Claude Pujade-Renaud : Le désert de la Grâce



Je m'intéresse à Port Royal et aux jansénistes depuis que, adolescente ou étudiante, j'ai un peu approché leur vie par l'intermédiaire de Racine, un auteur que j'ai beaucoup aimé et fréquenté. Le problème de la grâce, les rapports de Religieuses de Port Royal et de messieurs les Solitaires avec saint Augustin, la parenté spirituelle des jansénistes et des calvinistes et leurs différences, ne me passionnent pas d'un point de vue religieux. Je suis très peu versée sur la religion. Mais ce savoir est indispensable pour comprendre les tragédies raciniennes, ce que la fatalité antique qui pèse sur Phèdre, par exemple, doit à l'éducation de Racine par Antoine le Maistre et à la notion de prédestination, de  grâce acquise ou de grâce accordée.
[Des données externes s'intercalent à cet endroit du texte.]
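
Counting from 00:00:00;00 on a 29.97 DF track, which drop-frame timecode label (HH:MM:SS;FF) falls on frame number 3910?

Each 10-minute DF block holds 10 × 60 × 30 − 9 × 2 = 17982 frames. 3910 ÷ 17982 → 0 full blocks, remainder 3910.
Within the partial block the first minute is 1800 frames and each further minute 1798, so 2 further minute boundaries passed. Total skipped labels = 18 × 0 + 2 × 2 = 4.
Non-drop label index = 3910 + 4 = 3914; at 30 labels/s that is 00:02:10:14, i.e. DF 00:02:10;14.

00:02:10;14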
Acquérir un savoir ! C'est ainsi que j'ai abordé l'oeuvre et c'est peut-être pour cela que j'ai lu le roman de Claude Pujade-Renaud sans véritable passion parce que j'étais sur les traces de Racine qui n'était pas le sujet principal même s'il est forcément bien présent, parce que  j'ai voulu aussi y trouver des connaissances précises sur des question personnelles.
Le désert de la grâce est un  roman, solidement documenté, où les évènements historiques sont habilement présentés par des personnages les ayant vécus : Françoise de Joncoux qui maintient la mémoire de Port-Royal, Claude Dodart, médecin à la cour mais proche de Port Royal, les différents membres de la famille Arnauld qui, depuis, la fondatrice, la mère Angélique, sont l'âme de Port Royal, Madame de Maintenon, leur ennemie, Blaise Pascal et sa soeur Jacqueline religieuse sous le nom de Sainte Euphémie, Marie-Catherine, la fille de Racine ...
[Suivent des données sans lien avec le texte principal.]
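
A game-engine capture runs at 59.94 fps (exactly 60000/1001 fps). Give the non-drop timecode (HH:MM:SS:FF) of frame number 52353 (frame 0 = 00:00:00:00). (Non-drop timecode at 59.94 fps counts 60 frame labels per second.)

00:14:32:33

52353 ÷ 60 = 872 full seconds, remainder 33 frames.
872 s = 0 h 14 min 32 s.
Timecode: 00:14:32:33.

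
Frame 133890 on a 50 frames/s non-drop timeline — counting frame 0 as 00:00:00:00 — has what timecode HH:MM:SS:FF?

133890 ÷ 50 = 2677 full seconds, remainder 40 frames.
2677 s = 0 h 44 min 37 s.
Timecode: 00:44:37:40.

00:44:37:40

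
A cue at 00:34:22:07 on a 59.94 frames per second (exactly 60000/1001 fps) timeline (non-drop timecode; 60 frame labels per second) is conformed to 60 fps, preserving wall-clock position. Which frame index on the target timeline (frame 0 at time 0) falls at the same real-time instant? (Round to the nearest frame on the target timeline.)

frame 123851

Source frame index: (0×3600 + 34×60 + 22) × 60 + 7 = 123727.
Real time: 123727 / (60000/1001) = 123850727/60000 s.
Target frame: (123850727/60000) × (60) = 123850727/1000 ≈ 123850.727 → 123851.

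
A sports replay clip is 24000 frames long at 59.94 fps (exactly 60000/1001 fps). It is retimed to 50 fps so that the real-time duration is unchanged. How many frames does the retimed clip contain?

Target frames = source frames × (target rate / source rate) = 24000 × (50)/(60000/1001) = 24000 × 1001/1200 = 20020.

20020 frames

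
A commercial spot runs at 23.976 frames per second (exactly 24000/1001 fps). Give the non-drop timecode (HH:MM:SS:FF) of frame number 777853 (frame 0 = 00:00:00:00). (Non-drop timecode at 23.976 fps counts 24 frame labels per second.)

09:00:10:13

777853 ÷ 24 = 32410 full seconds, remainder 13 frames.
32410 s = 9 h 0 min 10 s.
Timecode: 09:00:10:13.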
Je ne peux m'en prendre qu'à moi-même, donc, si je n'ai pas été très accrochée par cette lecture, certains aspects de l'histoire ou certains personnages m'intéressant moins. Mais je l'ai été suffisamment, cependant, pour le lire jusqu'au bout et pour apprendre beaucoup sur ce qu'a été Port Royal.
Il y a des moments très forts dans le récit : celui de l'exhumation des religieuses, des Solitaires et  des fidèles de Port-Royal enterrés dans le cimetière de l'abbaye et que Louis XIV fait jeter à la fosse commune. Le roi, sous l'influence des jésuites, veut effacer jusqu'à la mémoire de ceux qui constituent un contre-pouvoir religieux puissant dont le rayonnement spirituel au-delà des frontières lui est insupportable.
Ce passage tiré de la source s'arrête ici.